Tuesday, July 8, 2008

Pamplona: Running of the Bulls Festival

Bulls and Spain are inseparable in a thick rope of cultural history that brings die hard adventure seekers to Pamplona's City Hall every year beginning July 6th like frenzied moths with too much money in head on collisions with flames from wounds. City Hall in Pamplona - the only one as symbol of potential catastrophe- with thousands of white t-shirted people wearing red kerchiefs lining or running the small narrow streets that form the race course. Centuries of people running with the Bulls plays out with red ties and scarfs to commemorate the opening of Sanfermines or the San Fermín festival. Scores of people get hurt by being trampled by their fellow celebrants as iron gates swing open to start the bull run.
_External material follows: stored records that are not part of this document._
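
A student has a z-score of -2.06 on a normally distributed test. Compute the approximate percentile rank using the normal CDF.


CDF(z) = 0.5 * (1 + erf(z/sqrt(2)))
erf(-1.4566) = -0.9606
CDF = 0.0197
Percentile rank = 0.0197 * 100 = 1.97

1.97


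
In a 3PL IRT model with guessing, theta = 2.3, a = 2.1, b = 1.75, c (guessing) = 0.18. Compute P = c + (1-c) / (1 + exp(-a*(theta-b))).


logit = 2.1*(2.3 - 1.75) = 1.155
P* = 1/(1 + exp(-1.155)) = 0.7604
P = 0.18 + (1 - 0.18) * 0.7604
P = 0.8035

0.8035


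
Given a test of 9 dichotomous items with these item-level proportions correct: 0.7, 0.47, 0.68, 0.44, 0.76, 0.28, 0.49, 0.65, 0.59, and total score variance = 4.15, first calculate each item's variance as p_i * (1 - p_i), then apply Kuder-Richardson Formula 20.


For each item, compute p_i * q_i:
  Item 1: 0.7 * 0.3 = 0.21
  Item 2: 0.47 * 0.53 = 0.2491
  Item 3: 0.68 * 0.32 = 0.2176
  Item 4: 0.44 * 0.56 = 0.2464
  Item 5: 0.76 * 0.24 = 0.1824
  Item 6: 0.28 * 0.72 = 0.2016
  Item 7: 0.49 * 0.51 = 0.2499
  Item 8: 0.65 * 0.35 = 0.2275
  Item 9: 0.59 * 0.41 = 0.2419
Sum(p_i * q_i) = 0.21 + 0.2491 + 0.2176 + 0.2464 + 0.1824 + 0.2016 + 0.2499 + 0.2275 + 0.2419 = 2.0264
KR-20 = (k/(k-1)) * (1 - Sum(p_i*q_i) / Var_total)
= (9/8) * (1 - 2.0264/4.15)
= 1.125 * 0.5117
KR-20 = 0.5757

0.5757


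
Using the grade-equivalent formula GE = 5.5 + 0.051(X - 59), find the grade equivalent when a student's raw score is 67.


raw - median = 67 - 59 = 8
slope * diff = 0.051 * 8 = 0.408
GE = 5.5 + 0.408
GE = 5.908

5.908


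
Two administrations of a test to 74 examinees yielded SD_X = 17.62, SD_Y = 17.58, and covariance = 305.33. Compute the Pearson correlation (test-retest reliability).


r = cov(X,Y) / (SD_X * SD_Y)
r = 305.33 / (17.62 * 17.58)
r = 305.33 / 309.7596
r = 0.9857

0.9857


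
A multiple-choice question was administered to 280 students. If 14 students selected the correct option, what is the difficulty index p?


Item difficulty p = number correct / total examinees
p = 14 / 280
p = 0.05

0.05


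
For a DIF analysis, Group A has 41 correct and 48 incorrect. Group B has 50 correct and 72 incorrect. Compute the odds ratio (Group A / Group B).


Odds_A = 41/48 = 0.8542
Odds_B = 50/72 = 0.6944
OR = Odds_A / Odds_B = 0.8542 / 0.6944
Exactly, OR = (41 * 72) / (48 * 50) = 2952 / 2400
OR = 1.23

1.23


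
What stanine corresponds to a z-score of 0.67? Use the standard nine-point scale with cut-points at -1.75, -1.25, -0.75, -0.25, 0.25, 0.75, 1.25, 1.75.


Stanine boundaries: [-1.75, -1.25, -0.75, -0.25, 0.25, 0.75, 1.25, 1.75]
z = 0.67
Check each boundary:
  z >= -1.75 -> could be stanine 2
  z >= -1.25 -> could be stanine 3
  z >= -0.75 -> could be stanine 4
  z >= -0.25 -> could be stanine 5
  z >= 0.25 -> could be stanine 6
  z < 0.75
  z < 1.25
  z < 1.75
Highest qualifying boundary gives stanine = 6

6


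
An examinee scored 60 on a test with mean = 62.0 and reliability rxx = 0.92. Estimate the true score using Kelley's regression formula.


T_est = rxx * X + (1 - rxx) * mean
T_est = 0.92 * 60 + 0.08 * 62.0
T_est = 55.2 + 4.96
T_est = 60.16

60.16


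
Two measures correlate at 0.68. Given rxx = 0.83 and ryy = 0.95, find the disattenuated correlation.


r_corrected = rxy / sqrt(rxx * ryy)
= 0.68 / sqrt(0.83 * 0.95)
= 0.68 / sqrt(0.7885)
= 0.68 / 0.887975
r_corrected = 0.7658

0.7658


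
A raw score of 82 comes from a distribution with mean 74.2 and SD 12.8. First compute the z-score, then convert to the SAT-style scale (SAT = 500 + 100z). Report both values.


z = (X - mean) / SD = (82 - 74.2) / 12.8
z = 7.8 / 12.8
z = 0.6094
SAT-scale = SAT = 500 + 100z
Carry z at full precision (z = 7.8 / 12.8) into the conversion:
SAT-scale = 500 + 100 * (7.8 / 12.8) = 500 + 780 / 12.8
SAT-scale = 500 + 60.9375
SAT-scale = 560.9375

560.9375


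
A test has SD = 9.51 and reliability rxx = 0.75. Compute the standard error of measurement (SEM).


SEM = SD * sqrt(1 - rxx)
SEM = 9.51 * sqrt(1 - 0.75)
SEM = 9.51 * sqrt(0.25) = 9.51 * 0.5
SEM = 4.755

4.755


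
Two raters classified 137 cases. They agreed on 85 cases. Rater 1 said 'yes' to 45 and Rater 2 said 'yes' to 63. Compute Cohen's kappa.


P_o = 85/137 = 0.620438
P_e = (45*63 + 92*74) / 18769 = 0.513773
kappa = (P_o - P_e) / (1 - P_e)
kappa = (0.620438 - 0.513773) / (1 - 0.513773)
kappa = 0.2194

0.2194


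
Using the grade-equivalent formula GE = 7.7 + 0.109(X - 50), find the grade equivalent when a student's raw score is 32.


raw - median = 32 - 50 = -18
slope * diff = 0.109 * -18 = -1.962
GE = 7.7 + -1.962
GE = 5.738

5.738


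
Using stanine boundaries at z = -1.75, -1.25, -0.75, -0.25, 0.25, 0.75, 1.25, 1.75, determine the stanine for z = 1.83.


Stanine boundaries: [-1.75, -1.25, -0.75, -0.25, 0.25, 0.75, 1.25, 1.75]
z = 1.83
Check each boundary:
  z >= -1.75 -> could be stanine 2
  z >= -1.25 -> could be stanine 3
  z >= -0.75 -> could be stanine 4
  z >= -0.25 -> could be stanine 5
  z >= 0.25 -> could be stanine 6
  z >= 0.75 -> could be stanine 7
  z >= 1.25 -> could be stanine 8
  z >= 1.75 -> could be stanine 9
Highest qualifying boundary gives stanine = 9

9


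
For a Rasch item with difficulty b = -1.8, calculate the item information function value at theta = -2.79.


P = 1/(1+exp(-(-2.79--1.8))) = 0.2709
I = P*(1-P) = 0.2709 * 0.7291
I = 0.1975

0.1975


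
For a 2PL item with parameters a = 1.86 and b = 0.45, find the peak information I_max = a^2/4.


For 2PL, max info at theta = b = 0.45
I_max = a^2 / 4 = 1.86^2 / 4
= 3.4596 / 4
I_max = 0.8649

0.8649


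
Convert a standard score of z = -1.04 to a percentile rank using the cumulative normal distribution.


CDF(z) = 0.5 * (1 + erf(z/sqrt(2)))
erf(-0.7354) = -0.7017
CDF = 0.1492
Percentile rank = 0.1492 * 100 = 14.92

14.92


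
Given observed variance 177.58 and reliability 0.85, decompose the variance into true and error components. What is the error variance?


var_true = rxx * var_obs = 0.85 * 177.58 = 150.943
var_error = var_obs - var_true
var_error = 177.58 - 150.943
var_error = 26.637

26.637


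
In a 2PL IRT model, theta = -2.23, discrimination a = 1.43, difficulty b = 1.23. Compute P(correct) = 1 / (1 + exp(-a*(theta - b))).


a*(theta - b) = 1.43 * (-2.23 - 1.23) = -4.9478
exp(--4.9478) = 140.8647
P = 1 / (1 + 140.8647)
P = 0.007

0.007


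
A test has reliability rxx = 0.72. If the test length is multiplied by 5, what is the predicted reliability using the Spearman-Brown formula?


r_new = (n * rxx) / (1 + (n-1) * rxx)
r_new = (5 * 0.72) / (1 + 4 * 0.72)
r_new = 3.6 / 3.88
r_new = 0.9278

0.9278


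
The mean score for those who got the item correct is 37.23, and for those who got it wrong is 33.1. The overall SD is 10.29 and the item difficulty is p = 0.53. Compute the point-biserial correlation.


q = 1 - p = 0.47
rpb = ((M1 - M0) / SD) * sqrt(p * q)
rpb = ((37.23 - 33.1) / 10.29) * sqrt(0.53 * 0.47)
rpb = 0.2003

0.2003


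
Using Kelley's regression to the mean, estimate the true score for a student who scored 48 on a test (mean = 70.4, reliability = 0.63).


T_est = rxx * X + (1 - rxx) * mean
T_est = 0.63 * 48 + 0.37 * 70.4
T_est = 30.24 + 26.048
T_est = 56.288

56.288


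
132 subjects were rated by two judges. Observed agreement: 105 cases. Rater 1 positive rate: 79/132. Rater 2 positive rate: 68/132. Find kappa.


P_o = 105/132 = 0.795455
P_e = (79*68 + 53*64) / 17424 = 0.502984
kappa = (P_o - P_e) / (1 - P_e)
kappa = (0.795455 - 0.502984) / (1 - 0.502984)
kappa = 0.5885

0.5885


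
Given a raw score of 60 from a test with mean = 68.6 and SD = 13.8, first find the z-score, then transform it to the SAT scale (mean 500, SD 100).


z = (X - mean) / SD = (60 - 68.6) / 13.8
z = -8.6 / 13.8
z = -0.6232
SAT-scale = SAT = 500 + 100z
Carry z at full precision (z = -8.6 / 13.8) into the conversion:
SAT-scale = 500 + 100 * (-8.6 / 13.8) = 500 + -860 / 13.8
SAT-scale = 500 + -62.3188
SAT-scale = 437.6812

437.6812


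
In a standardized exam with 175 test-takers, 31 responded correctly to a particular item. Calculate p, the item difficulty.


Item difficulty p = number correct / total examinees
p = 31 / 175
p = 0.1771

0.1771


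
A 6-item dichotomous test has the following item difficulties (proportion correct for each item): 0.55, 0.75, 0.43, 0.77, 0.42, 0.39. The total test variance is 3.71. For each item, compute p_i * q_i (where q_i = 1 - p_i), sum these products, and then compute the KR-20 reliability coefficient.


For each item, compute p_i * q_i:
  Item 1: 0.55 * 0.45 = 0.2475
  Item 2: 0.75 * 0.25 = 0.1875
  Item 3: 0.43 * 0.57 = 0.2451
  Item 4: 0.77 * 0.23 = 0.1771
  Item 5: 0.42 * 0.58 = 0.2436
  Item 6: 0.39 * 0.61 = 0.2379
Sum(p_i * q_i) = 0.2475 + 0.1875 + 0.2451 + 0.1771 + 0.2436 + 0.2379 = 1.3387
KR-20 = (k/(k-1)) * (1 - Sum(p_i*q_i) / Var_total)
= (6/5) * (1 - 1.3387/3.71)
= 1.2 * 0.6392
KR-20 = 0.767

0.767


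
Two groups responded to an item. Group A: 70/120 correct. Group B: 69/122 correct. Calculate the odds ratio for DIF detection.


Odds_A = 70/50 = 1.4
Odds_B = 69/53 = 1.3019
OR = Odds_A / Odds_B = 1.4 / 1.3019
Exactly, OR = (70 * 53) / (50 * 69) = 3710 / 3450
OR = 1.0754

1.0754


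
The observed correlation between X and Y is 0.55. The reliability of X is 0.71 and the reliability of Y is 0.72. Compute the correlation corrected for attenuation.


r_corrected = rxy / sqrt(rxx * ryy)
= 0.55 / sqrt(0.71 * 0.72)
= 0.55 / sqrt(0.5112)
= 0.55 / 0.714983
r_corrected = 0.7692

0.7692


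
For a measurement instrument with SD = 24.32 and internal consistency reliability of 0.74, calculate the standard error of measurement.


SEM = SD * sqrt(1 - rxx)
SEM = 24.32 * sqrt(1 - 0.74)
SEM = 24.32 * sqrt(0.26) = 24.32 * 0.509902
SEM = 12.4008

12.4008


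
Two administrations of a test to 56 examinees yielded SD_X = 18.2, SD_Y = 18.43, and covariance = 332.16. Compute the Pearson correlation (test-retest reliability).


r = cov(X,Y) / (SD_X * SD_Y)
r = 332.16 / (18.2 * 18.43)
r = 332.16 / 335.426
r = 0.9903

0.9903


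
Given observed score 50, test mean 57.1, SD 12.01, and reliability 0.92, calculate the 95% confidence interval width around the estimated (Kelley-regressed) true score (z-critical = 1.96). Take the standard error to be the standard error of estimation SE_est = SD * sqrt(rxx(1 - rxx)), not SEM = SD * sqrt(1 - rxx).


True score estimate = 0.92*50 + 0.08*57.1 = 50.568
SE_est = SD * sqrt(rxx * (1 - rxx)) = 12.01 * sqrt(0.92 * 0.08) = 12.01 * sqrt(0.0736) = 3.258231
CI = T_est +/- z * SE_est, so width = 2 * z * SE_est = 2 * 1.96 * 3.258231
Width = 12.7723

12.7723


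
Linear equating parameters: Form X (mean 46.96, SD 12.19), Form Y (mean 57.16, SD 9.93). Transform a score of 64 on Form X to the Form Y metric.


slope = SD_Y / SD_X = 9.93 / 12.19 ~ 0.8146
intercept = mean_Y - slope * mean_X = 57.16 - (9.93 / 12.19) * 46.96 ~ 18.9063
Y = slope * X + intercept. To avoid rounding drift from the rounded slope/intercept, evaluate the equivalent form Y = mean_Y + SD_Y * (X - mean_X) / SD_X at full precision:
Y = 57.16 + 9.93 * (64 - 46.96) / 12.19
Y = 57.16 + 9.93 * 17.04 / 12.19
Y = 57.16 + 169.2072 / 12.19
Y = 57.16 + 13.8808
Y = 71.0408

71.0408


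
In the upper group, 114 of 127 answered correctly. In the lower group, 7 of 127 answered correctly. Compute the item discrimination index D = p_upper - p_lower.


p_upper = 114/127 = 0.8976
p_lower = 7/127 = 0.0551
D = 0.8976 - 0.0551 = 0.8425

0.8425


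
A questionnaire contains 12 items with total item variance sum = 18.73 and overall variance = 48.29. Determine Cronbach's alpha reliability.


alpha = (k/(k-1)) * (1 - sum(si^2)/s_total^2)
= (12/11) * (1 - 18.73/48.29)
alpha = 0.6678

0.6678


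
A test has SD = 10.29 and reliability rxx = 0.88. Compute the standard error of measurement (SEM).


SEM = SD * sqrt(1 - rxx)
SEM = 10.29 * sqrt(1 - 0.88)
SEM = 10.29 * sqrt(0.12) = 10.29 * 0.34641
SEM = 3.5646

3.5646


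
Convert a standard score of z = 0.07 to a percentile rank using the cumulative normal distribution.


CDF(z) = 0.5 * (1 + erf(z/sqrt(2)))
erf(0.0495) = 0.0558
CDF = 0.5279
Percentile rank = 0.5279 * 100 = 52.79

52.79


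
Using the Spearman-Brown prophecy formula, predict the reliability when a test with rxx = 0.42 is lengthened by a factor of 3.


r_new = (n * rxx) / (1 + (n-1) * rxx)
r_new = (3 * 0.42) / (1 + 2 * 0.42)
r_new = 1.26 / 1.84
r_new = 0.6848

0.6848


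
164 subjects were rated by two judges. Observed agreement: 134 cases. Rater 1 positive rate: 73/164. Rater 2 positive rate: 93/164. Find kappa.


P_o = 134/164 = 0.817073
P_e = (73*93 + 91*71) / 26896 = 0.492638
kappa = (P_o - P_e) / (1 - P_e)
kappa = (0.817073 - 0.492638) / (1 - 0.492638)
kappa = 0.6395

0.6395


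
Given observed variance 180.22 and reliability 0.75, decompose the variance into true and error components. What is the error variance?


var_true = rxx * var_obs = 0.75 * 180.22 = 135.165
var_error = var_obs - var_true
var_error = 180.22 - 135.165
var_error = 45.055

45.055


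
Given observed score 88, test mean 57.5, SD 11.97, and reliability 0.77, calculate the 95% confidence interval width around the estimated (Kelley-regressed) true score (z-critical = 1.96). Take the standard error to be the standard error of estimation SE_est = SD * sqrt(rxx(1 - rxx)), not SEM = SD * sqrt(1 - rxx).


True score estimate = 0.77*88 + 0.23*57.5 = 80.985
SE_est = SD * sqrt(rxx * (1 - rxx)) = 11.97 * sqrt(0.77 * 0.23) = 11.97 * sqrt(0.1771) = 5.037365
CI = T_est +/- z * SE_est, so width = 2 * z * SE_est = 2 * 1.96 * 5.037365
Width = 19.7465

19.7465


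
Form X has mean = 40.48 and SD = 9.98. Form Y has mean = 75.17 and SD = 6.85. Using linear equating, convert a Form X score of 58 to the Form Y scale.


slope = SD_Y / SD_X = 6.85 / 9.98 ~ 0.6864
intercept = mean_Y - slope * mean_X = 75.17 - (6.85 / 9.98) * 40.48 ~ 47.3856
Y = slope * X + intercept. To avoid rounding drift from the rounded slope/intercept, evaluate the equivalent form Y = mean_Y + SD_Y * (X - mean_X) / SD_X at full precision:
Y = 75.17 + 6.85 * (58 - 40.48) / 9.98
Y = 75.17 + 6.85 * 17.52 / 9.98
Y = 75.17 + 120.012 / 9.98
Y = 75.17 + 12.0253
Y = 87.1953

87.1953


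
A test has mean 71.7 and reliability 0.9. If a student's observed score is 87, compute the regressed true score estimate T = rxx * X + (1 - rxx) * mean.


T_est = rxx * X + (1 - rxx) * mean
T_est = 0.9 * 87 + 0.1 * 71.7
T_est = 78.3 + 7.17
T_est = 85.47

85.47


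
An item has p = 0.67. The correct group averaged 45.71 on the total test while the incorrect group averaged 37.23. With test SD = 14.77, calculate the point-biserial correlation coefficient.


q = 1 - p = 0.33
rpb = ((M1 - M0) / SD) * sqrt(p * q)
rpb = ((45.71 - 37.23) / 14.77) * sqrt(0.67 * 0.33)
rpb = 0.27

0.27


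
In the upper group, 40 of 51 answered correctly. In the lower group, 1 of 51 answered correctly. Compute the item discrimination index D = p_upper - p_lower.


p_upper = 40/51 = 0.7843
p_lower = 1/51 = 0.0196
D = 0.7843 - 0.0196 = 0.7647

0.7647


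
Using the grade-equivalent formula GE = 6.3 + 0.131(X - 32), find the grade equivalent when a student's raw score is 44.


raw - median = 44 - 32 = 12
slope * diff = 0.131 * 12 = 1.572
GE = 6.3 + 1.572
GE = 7.872

7.872


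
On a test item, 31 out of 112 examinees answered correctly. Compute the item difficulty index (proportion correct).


Item difficulty p = number correct / total examinees
p = 31 / 112
p = 0.2768

0.2768


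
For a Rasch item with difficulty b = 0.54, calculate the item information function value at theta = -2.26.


P = 1/(1+exp(-(-2.26-0.54))) = 0.0573
I = P*(1-P) = 0.0573 * 0.9427
I = 0.054

0.054


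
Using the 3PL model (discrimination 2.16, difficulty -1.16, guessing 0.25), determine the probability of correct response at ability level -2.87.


logit = 2.16*(-2.87 - -1.16) = -3.6936
P* = 1/(1 + exp(--3.6936)) = 0.0243
P = 0.25 + (1 - 0.25) * 0.0243
P = 0.2682

0.2682


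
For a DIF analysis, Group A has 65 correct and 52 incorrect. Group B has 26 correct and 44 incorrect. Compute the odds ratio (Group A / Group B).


Odds_A = 65/52 = 1.25
Odds_B = 26/44 = 0.5909
OR = Odds_A / Odds_B = 1.25 / 0.5909
Exactly, OR = (65 * 44) / (52 * 26) = 2860 / 1352
OR = 2.1154

2.1154


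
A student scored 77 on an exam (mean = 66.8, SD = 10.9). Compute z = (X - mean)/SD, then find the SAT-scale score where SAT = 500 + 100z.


z = (X - mean) / SD = (77 - 66.8) / 10.9
z = 10.2 / 10.9
z = 0.9358
SAT-scale = SAT = 500 + 100z
Carry z at full precision (z = 10.2 / 10.9) into the conversion:
SAT-scale = 500 + 100 * (10.2 / 10.9) = 500 + 1020 / 10.9
SAT-scale = 500 + 93.578
SAT-scale = 593.578

593.578


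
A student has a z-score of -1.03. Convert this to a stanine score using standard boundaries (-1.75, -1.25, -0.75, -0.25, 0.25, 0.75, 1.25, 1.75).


Stanine boundaries: [-1.75, -1.25, -0.75, -0.25, 0.25, 0.75, 1.25, 1.75]
z = -1.03
Check each boundary:
  z >= -1.75 -> could be stanine 2
  z >= -1.25 -> could be stanine 3
  z < -0.75
  z < -0.25
  z < 0.25
  z < 0.75
  z < 1.25
  z < 1.75
Highest qualifying boundary gives stanine = 3

3


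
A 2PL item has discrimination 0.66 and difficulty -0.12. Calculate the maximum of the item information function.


For 2PL, max info at theta = b = -0.12
I_max = a^2 / 4 = 0.66^2 / 4
= 0.4356 / 4
I_max = 0.1089

0.1089


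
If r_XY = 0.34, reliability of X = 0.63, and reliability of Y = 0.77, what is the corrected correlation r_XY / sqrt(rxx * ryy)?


r_corrected = rxy / sqrt(rxx * ryy)
= 0.34 / sqrt(0.63 * 0.77)
= 0.34 / sqrt(0.4851)
= 0.34 / 0.696491
r_corrected = 0.4882

0.4882


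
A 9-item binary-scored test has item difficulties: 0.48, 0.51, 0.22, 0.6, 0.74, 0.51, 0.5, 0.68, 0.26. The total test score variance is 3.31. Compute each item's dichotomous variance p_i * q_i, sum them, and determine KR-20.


For each item, compute p_i * q_i:
  Item 1: 0.48 * 0.52 = 0.2496
  Item 2: 0.51 * 0.49 = 0.2499
  Item 3: 0.22 * 0.78 = 0.1716
  Item 4: 0.6 * 0.4 = 0.24
  Item 5: 0.74 * 0.26 = 0.1924
  Item 6: 0.51 * 0.49 = 0.2499
  Item 7: 0.5 * 0.5 = 0.25
  Item 8: 0.68 * 0.32 = 0.2176
  Item 9: 0.26 * 0.74 = 0.1924
Sum(p_i * q_i) = 0.2496 + 0.2499 + 0.1716 + 0.24 + 0.1924 + 0.2499 + 0.25 + 0.2176 + 0.1924 = 2.0134
KR-20 = (k/(k-1)) * (1 - Sum(p_i*q_i) / Var_total)
= (9/8) * (1 - 2.0134/3.31)
= 1.125 * 0.3917
KR-20 = 0.4407

0.4407


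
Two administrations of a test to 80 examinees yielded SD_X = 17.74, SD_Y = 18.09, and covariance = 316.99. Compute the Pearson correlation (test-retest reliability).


r = cov(X,Y) / (SD_X * SD_Y)
r = 316.99 / (17.74 * 18.09)
r = 316.99 / 320.9166
r = 0.9878

0.9878


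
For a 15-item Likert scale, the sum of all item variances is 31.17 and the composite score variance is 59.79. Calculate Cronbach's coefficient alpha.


alpha = (k/(k-1)) * (1 - sum(si^2)/s_total^2)
= (15/14) * (1 - 31.17/59.79)
alpha = 0.5129

0.5129


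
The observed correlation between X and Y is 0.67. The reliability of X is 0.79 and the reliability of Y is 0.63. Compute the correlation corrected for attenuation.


r_corrected = rxy / sqrt(rxx * ryy)
= 0.67 / sqrt(0.79 * 0.63)
= 0.67 / sqrt(0.4977)
= 0.67 / 0.705479
r_corrected = 0.9497

0.9497


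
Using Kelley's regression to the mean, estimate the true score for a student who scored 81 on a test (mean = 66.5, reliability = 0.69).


T_est = rxx * X + (1 - rxx) * mean
T_est = 0.69 * 81 + 0.31 * 66.5
T_est = 55.89 + 20.615
T_est = 76.505

76.505


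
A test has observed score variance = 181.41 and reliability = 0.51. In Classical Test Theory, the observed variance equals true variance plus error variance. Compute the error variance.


var_true = rxx * var_obs = 0.51 * 181.41 = 92.5191
var_error = var_obs - var_true
var_error = 181.41 - 92.5191
var_error = 88.8909

88.8909


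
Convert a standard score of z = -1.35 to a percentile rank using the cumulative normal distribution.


CDF(z) = 0.5 * (1 + erf(z/sqrt(2)))
erf(-0.9546) = -0.823
CDF = 0.0885
Percentile rank = 0.0885 * 100 = 8.85

8.85


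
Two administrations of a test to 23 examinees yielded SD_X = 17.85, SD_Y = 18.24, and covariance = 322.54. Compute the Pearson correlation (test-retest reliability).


r = cov(X,Y) / (SD_X * SD_Y)
r = 322.54 / (17.85 * 18.24)
r = 322.54 / 325.584
r = 0.9907

0.9907


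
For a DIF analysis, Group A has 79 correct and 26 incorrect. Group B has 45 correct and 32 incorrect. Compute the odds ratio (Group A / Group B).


Odds_A = 79/26 = 3.0385
Odds_B = 45/32 = 1.4062
OR = Odds_A / Odds_B = 3.0385 / 1.4062
Exactly, OR = (79 * 32) / (26 * 45) = 2528 / 1170
OR = 2.1607

2.1607


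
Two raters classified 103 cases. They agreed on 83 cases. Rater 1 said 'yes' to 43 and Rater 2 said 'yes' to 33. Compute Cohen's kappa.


P_o = 83/103 = 0.805825
P_e = (43*33 + 60*70) / 10609 = 0.529645
kappa = (P_o - P_e) / (1 - P_e)
kappa = (0.805825 - 0.529645) / (1 - 0.529645)
kappa = 0.5872

0.5872


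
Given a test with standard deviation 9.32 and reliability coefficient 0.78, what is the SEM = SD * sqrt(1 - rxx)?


SEM = SD * sqrt(1 - rxx)
SEM = 9.32 * sqrt(1 - 0.78)
SEM = 9.32 * sqrt(0.22) = 9.32 * 0.469042
SEM = 4.3715

4.3715


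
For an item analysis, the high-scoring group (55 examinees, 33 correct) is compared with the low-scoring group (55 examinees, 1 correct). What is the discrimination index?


p_upper = 33/55 = 0.6
p_lower = 1/55 = 0.0182
D = 0.6 - 0.0182 = 0.5818

0.5818


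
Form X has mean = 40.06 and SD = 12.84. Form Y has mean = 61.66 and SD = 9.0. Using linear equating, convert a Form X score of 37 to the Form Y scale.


slope = SD_Y / SD_X = 9.0 / 12.84 ~ 0.7009
intercept = mean_Y - slope * mean_X = 61.66 - (9.0 / 12.84) * 40.06 ~ 33.5806
Y = slope * X + intercept. To avoid rounding drift from the rounded slope/intercept, evaluate the equivalent form Y = mean_Y + SD_Y * (X - mean_X) / SD_X at full precision:
Y = 61.66 + 9.0 * (37 - 40.06) / 12.84
Y = 61.66 - 9.0 * 3.06 / 12.84
Y = 61.66 - 27.54 / 12.84
Y = 61.66 - 2.1449
Y = 59.5151

59.5151


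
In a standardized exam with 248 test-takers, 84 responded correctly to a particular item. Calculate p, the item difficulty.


Item difficulty p = number correct / total examinees
p = 84 / 248
p = 0.3387

0.3387


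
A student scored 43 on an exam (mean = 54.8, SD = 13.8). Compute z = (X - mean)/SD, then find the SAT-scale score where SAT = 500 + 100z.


z = (X - mean) / SD = (43 - 54.8) / 13.8
z = -11.8 / 13.8
z = -0.8551
SAT-scale = SAT = 500 + 100z
Carry z at full precision (z = -11.8 / 13.8) into the conversion:
SAT-scale = 500 + 100 * (-11.8 / 13.8) = 500 + -1180 / 13.8
SAT-scale = 500 + -85.5072
SAT-scale = 414.4928

414.4928


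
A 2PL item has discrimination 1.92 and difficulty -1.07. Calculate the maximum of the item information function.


For 2PL, max info at theta = b = -1.07
I_max = a^2 / 4 = 1.92^2 / 4
= 3.6864 / 4
I_max = 0.9216

0.9216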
This year, one Irish lad fell off the wall to his death while others suffered glancing or near goring from riled up bulls who are tired of the taunts, noise and screams. Nowadays, there are multi-lingual guides with highlighted safety tips for the stupid that detail all manner of things about the festival. A loud rocket sounds letting the less foolhardy run for cover, clamber up walls or hide like a sane person behind concrete barriers along the half-mile or 825 meter race course. As the gate opens, all the bulls get through the gate and another blast of a rocket goes out to let the crowd know when the last bull is let loose. Great. The final act is the corrida (bull fight) which sends members of PETA into orbit annually as they find new and different ways to express with or without clothes their displeasure at the rite.

In the way back in the day past, bulls were put into corrals pending doom at a next day bull fight. Athletic folks with good to great acceleration in their legs (read young people males with or without stimulants) would jump in the middle of the corral to display their daring to their friends. After boarding up their houses and their shops as if for a terrible storm, Spanish locals watch thousands of tumbling tourists risk life and limb in the exercise, knowing that a stampede of humans is more fatal than the bulls. Mercaderes is the stretch of the race where many injuries occur, especially when it rains. Think a sliding half ton of bull with horns pointed unable to stop with the choice of piercing softer human flesh or hitting a hard wall. The Circle of Life rushes by as the bulls rush right back into a corral to await the afternoon entertainment - them, to the death at a bull fight. More firecrackers go off signaling when bulls hit the stadium and the fourth and final rocket when all the bulls are parked in a pen and the race is over. Then, the ambulance and rescuers descend. This happens for eight days straight during the San Fermín festival.

Professional matadors fight, and invariably kill, the bulls each afternoon of the festival.

The fiesta, which ends July 14, is known also for its all-night street parties.

Tuesday's run used bulls from the southern Cebada Gago ranch, considered among the most dangerous in San Fermin. In 27 years, they have gored more than 35 people.

Spain lists as second, with 40, for the most UNESCO World Heritage Sites in one country. The arts pay homage to the history of bulls and bull fighting. Antiquity shows the worship of bulls at Knossos. In España, during the 19th century, Francisco de Goya made his famous etchings of the recortes or Basque-Navarre bull fighting style. The bull lives to a ripe old age with this style. Edouard Manet did a famous rendering of a gored matador in Dead Bullfighter (1864-1865).

Ernest Hemingway, one of the top 100 books of all
time according to some literary critics The Sun Also Rises (1926) is the best way to experience Pamplona and The Running of the Bulls. Who needs the actual goring - neither human or bull enjoys it.